Segundo ele, hoje “há advogados com privilégios por ter relações especiais com procuradores”. “Eu não, virei persona non grata porque sou crítico”, afirma.
Desde o início da operação, o simples anúncio de contratação de um dos especialistas paranaenses já passa a gerar especulações sobre tentativas de delação, como aconteceu quando Delcídio passou a ser atendido por Adriano Bretas, no fim de 2015.
A delação do então senador pelo PT acabou sacramentada meses mais tarde.
“Para alguns poucos escritórios que estão atuando na Lava Jato, foi um mercado que se abriu com muitas possibilidades”, diz o presidente da OAB do Paraná, José Augusto Araújo de Noronha.
APRENDIZADO
A Lava Jato forçou uma adaptação relâmpago aos novos instrumentos estabelecidos pela lei de 2013, conhecida como Lei das Organizações Criminosas.
Os novos procedimentos interferiram, inclusive, nas relações entre as próprias defesas de ações relacionadas.
“Antes, os contatos entre advogados eram menos preocupantes. Hoje, se você faz uma consulta, ainda que seja com um grande amigo, ele pode pôr as informações no processo”, diz o criminalista Fernando Castelo Branco.
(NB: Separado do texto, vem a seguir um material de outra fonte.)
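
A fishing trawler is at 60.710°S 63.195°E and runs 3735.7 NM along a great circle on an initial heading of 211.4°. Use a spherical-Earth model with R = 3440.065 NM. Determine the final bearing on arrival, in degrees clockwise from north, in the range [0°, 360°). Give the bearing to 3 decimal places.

final bearing 336.166°

The arc subtends δ = 3735.7/3440.065 = 1.085939 rad at the centre.
Start latitude φ₁ = -1.059589 rad; initial bearing θ = 3.689626 rad.
sin φ₂ = sin φ₁ cos δ + cos φ₁ sin δ cos θ = (-0.872155)(0.466082) + (0.489230)(0.884741)(-0.853551) = -0.775949
φ₂ = asin(-0.775949) = -0.888218 rad = -50.891°.
Then Δλ = atan2(-0.225515, -0.210665) = -2.322162 rad, from sin θ sin δ cos φ₁ over cos δ − sin φ₁ sin φ₂.
Hence λ₂ = 63.195° + -133.050° = -69.855°.
The forward bearing on arrival equals the back-azimuth from the destination plus 180°.
Back-azimuth from P₂ (-50.891°, -69.855°) to P₁ (-60.710°, 63.195°), with Δλ' = λ₁ − λ₂ = 133.050°: atan2( sin Δλ' cos φ₁ , cos φ₂ sin φ₁ − sin φ₂ cos φ₁ cos Δλ' ) = 156.166°.
Final bearing = (156.166° + 180°) mod 360° = 336.166°.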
Segundo ele, após a Lava Jato ficou comum se deparar já no início dos processos com reuniões de “justiça negocial” com o Ministério Público, que tentam propor acordos aos réus.
EXPLOSÃO
A explosão do número de delações premiadas deu abertura até para escritórios que se propõem a explorar novos filões nesse mercado: em São Paulo, o advogado Adib Abdouni revisa processos de delatores que estão insatisfeitos com seus acordos.
Aos clientes, ele propõe acionar a Justiça para conseguir melhores benefícios -mas ainda não houve decisão neste sentido.
Para o professor de direito constitucional da FGV (Fundação Getúlio Vargas) Oscar Vilhena, a lei de 2013 foi uma mudança “revolucionária para a tradição brasileira”, que gera repercussão também no trabalho do Ministério Público, dos juízes e até no ensino de direito.
“Os grandes escritórios também se renovaram para fazer defesas. Quem fez a defesa da Odebrecht, ou da Camargo Corrêa antes, foram grandes escritórios.”
O advogado Pierpaolo Bottini, que passou a defender o empresário Joesley Batista após firmar um acordo de delação, diz que trabalhar ou não com as colaborações é uma decisão que depende do interesse do cliente.
Para Figueiredo Basto, a recusa em trabalhar com acordos é mais uma questão de “conveniência” do que de “consciência”.
Ele diz que há resistência às delações por elas terem atingido “o andar de cima”, em referência a políticos e empresários.